While the treatment regimen was feasible per protocol, due to toxicity, the study arm was terminated early by investigator consensus after 9 of 15 patients were enrolled. All patients received every scheduled dose of therapy and were fit for planned surgery; however, 6 of 9 (67%) experienced treatment-related adverse events (TRAEs) and 3 (33%) experienced grade ≥3 TRAEs. Three of 9 patients (33%) had biopsy-confirmed tumor progression precluding definitive surgery. Of the 6 patients who underwent resection, 3 are alive and disease-free, 2 experienced recurrence and are actively receiving systemic treatment, and one died postoperatively due to acute respiratory distress syndrome. Two patients who underwent resection had tumor pathologic complete responses (pCRs) and continue to remain disease-free over 24 months since surgery. Pathologic response correlated with pre-treatment tumor PD-L1 expression, but not tumor mutation burden. Tumor co-mutations were identified in 5 of 9 patients (59%), of whom two with disease progression precluding surgery had tumor co-mutations.
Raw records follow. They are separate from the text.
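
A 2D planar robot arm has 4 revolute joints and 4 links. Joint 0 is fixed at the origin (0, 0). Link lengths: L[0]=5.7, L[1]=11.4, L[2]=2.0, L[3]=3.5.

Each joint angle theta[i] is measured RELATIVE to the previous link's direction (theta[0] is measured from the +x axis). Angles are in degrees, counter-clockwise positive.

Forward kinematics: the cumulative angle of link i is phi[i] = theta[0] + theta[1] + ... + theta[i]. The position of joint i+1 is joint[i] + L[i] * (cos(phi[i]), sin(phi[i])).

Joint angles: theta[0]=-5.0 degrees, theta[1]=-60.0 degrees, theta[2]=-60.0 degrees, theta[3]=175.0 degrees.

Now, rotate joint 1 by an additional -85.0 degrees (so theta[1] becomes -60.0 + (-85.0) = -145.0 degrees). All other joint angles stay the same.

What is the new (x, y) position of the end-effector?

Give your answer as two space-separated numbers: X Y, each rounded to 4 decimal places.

joint[0] = (0.0000, 0.0000)  (base)
link 0: phi[0] = -5 = -5 deg
  cos(-5 deg) = 0.9962, sin(-5 deg) = -0.0872
  joint[1] = (0.0000, 0.0000) + 5.7 * (0.9962, -0.0872) = (0.0000 + 5.6783, 0.0000 + -0.4968) = (5.6783, -0.4968)
link 1: phi[1] = -5 + -145 = -150 deg
  cos(-150 deg) = -0.8660, sin(-150 deg) = -0.5000
  joint[2] = (5.6783, -0.4968) + 11.4 * (-0.8660, -0.5000) = (5.6783 + -9.8727, -0.4968 + -5.7000) = (-4.1944, -6.1968)
link 2: phi[2] = -5 + -145 + -60 = -210 deg
  cos(-210 deg) = -0.8660, sin(-210 deg) = 0.5000
  joint[3] = (-4.1944, -6.1968) + 2 * (-0.8660, 0.5000) = (-4.1944 + -1.7321, -6.1968 + 1.0000) = (-5.9264, -5.1968)
link 3: phi[3] = -5 + -145 + -60 + 175 = -35 deg
  cos(-35 deg) = 0.8192, sin(-35 deg) = -0.5736
  joint[4] = (-5.9264, -5.1968) + 3.5 * (0.8192, -0.5736) = (-5.9264 + 2.8670, -5.1968 + -2.0075) = (-3.0594, -7.2043)
End effector: (-3.0594, -7.2043)

Answer: -3.0594 -7.2043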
Though treatment was feasible, due to toxicity the study arm was terminated early by investigator consensus. In light of this, and while the long-term disease-free status of patients who achieved pCR is encouraging, further investigation of neoadjuvant nivolumab plus ipilimumab in patients with resectable NSCLC requires the identification of predictive biomarkers that enrich for response.
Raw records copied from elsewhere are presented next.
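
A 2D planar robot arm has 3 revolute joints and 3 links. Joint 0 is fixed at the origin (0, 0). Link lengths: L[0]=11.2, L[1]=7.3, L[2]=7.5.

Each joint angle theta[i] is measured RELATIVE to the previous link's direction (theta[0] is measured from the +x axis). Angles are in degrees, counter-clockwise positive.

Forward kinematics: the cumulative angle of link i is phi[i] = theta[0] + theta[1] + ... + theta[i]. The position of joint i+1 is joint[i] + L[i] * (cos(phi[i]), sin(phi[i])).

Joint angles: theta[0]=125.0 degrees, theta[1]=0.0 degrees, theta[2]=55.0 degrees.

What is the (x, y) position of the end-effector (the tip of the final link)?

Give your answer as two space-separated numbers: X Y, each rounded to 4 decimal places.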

我们首次开展了可切除非小细胞肺癌(NSCLC)的新辅助 PD-1 阻断治疗试验,发现纳武利尤单抗单药治疗具有安全性和可行性,且病理性缓解率令人鼓舞。在此结果基础上,以及纳武利尤单抗联合伊匹单抗(抗 CTLA-4)治疗晚期 NSCLC 的有前景数据,我们扩大了研究范围,纳入了新辅助纳武利尤单抗联合伊匹单抗治疗的研究臂。
纳入组织学确诊、未经治疗的可切除 IB 期(≥4cm)-III A 期(美国癌症联合委员会肿瘤淋巴结转移分期系统第七版)、治疗初治 NSCLC 患者,接受纳武利尤单抗 3mg/kg 静脉注射联合伊匹单抗 1mg/kg 静脉注射,每 6 周一次,在计划切除前 6 周进行。纳武利尤单抗 3mg/kg 于术前约 4 周和 2 周时再次给药。主要终点是安全性和可行性,计划入组 15 例患者。病理性缓解是关键次要终点。
尽管按照方案治疗方案是可行的,但由于毒性作用,在 15 例患者入组 9 例后,研究者一致决定提前终止该研究臂。所有患者均接受了每一次计划的治疗剂量,且适合进行计划手术;然而,6 例患者(67%)发生了治疗相关不良事件(TRAEs),3 例患者(33%)发生了≥3 级 TRAEs。3 例患者(33%)因活检证实肿瘤进展而无法进行确定性手术。在接受手术的 6 例患者中,3 例患者存活且无疾病,2 例患者复发且正在接受全身治疗,1 例患者术后因急性呼吸窘迫综合征死亡。2 例接受手术的患者有肿瘤完全病理缓解(pCR),自手术以来超过 24 个月仍无疾病。病理性缓解与治疗前肿瘤 PD-L1 表达相关,但与肿瘤突变负担无关。在 9 例患者中有 5 例(59%)发现肿瘤共突变,其中 2 例因肿瘤进展而无法手术的患者存在肿瘤共突变。
尽管治疗是可行的,但由于毒性作用,研究者一致决定提前终止该研究臂。鉴于此,虽然达到 pCR 的患者的长期无疾病生存状态令人鼓舞,但在可切除 NSCLC 患者中进一步探索新辅助纳武利尤单抗联合伊匹单抗仍需要确定可预测反应的生物标志物。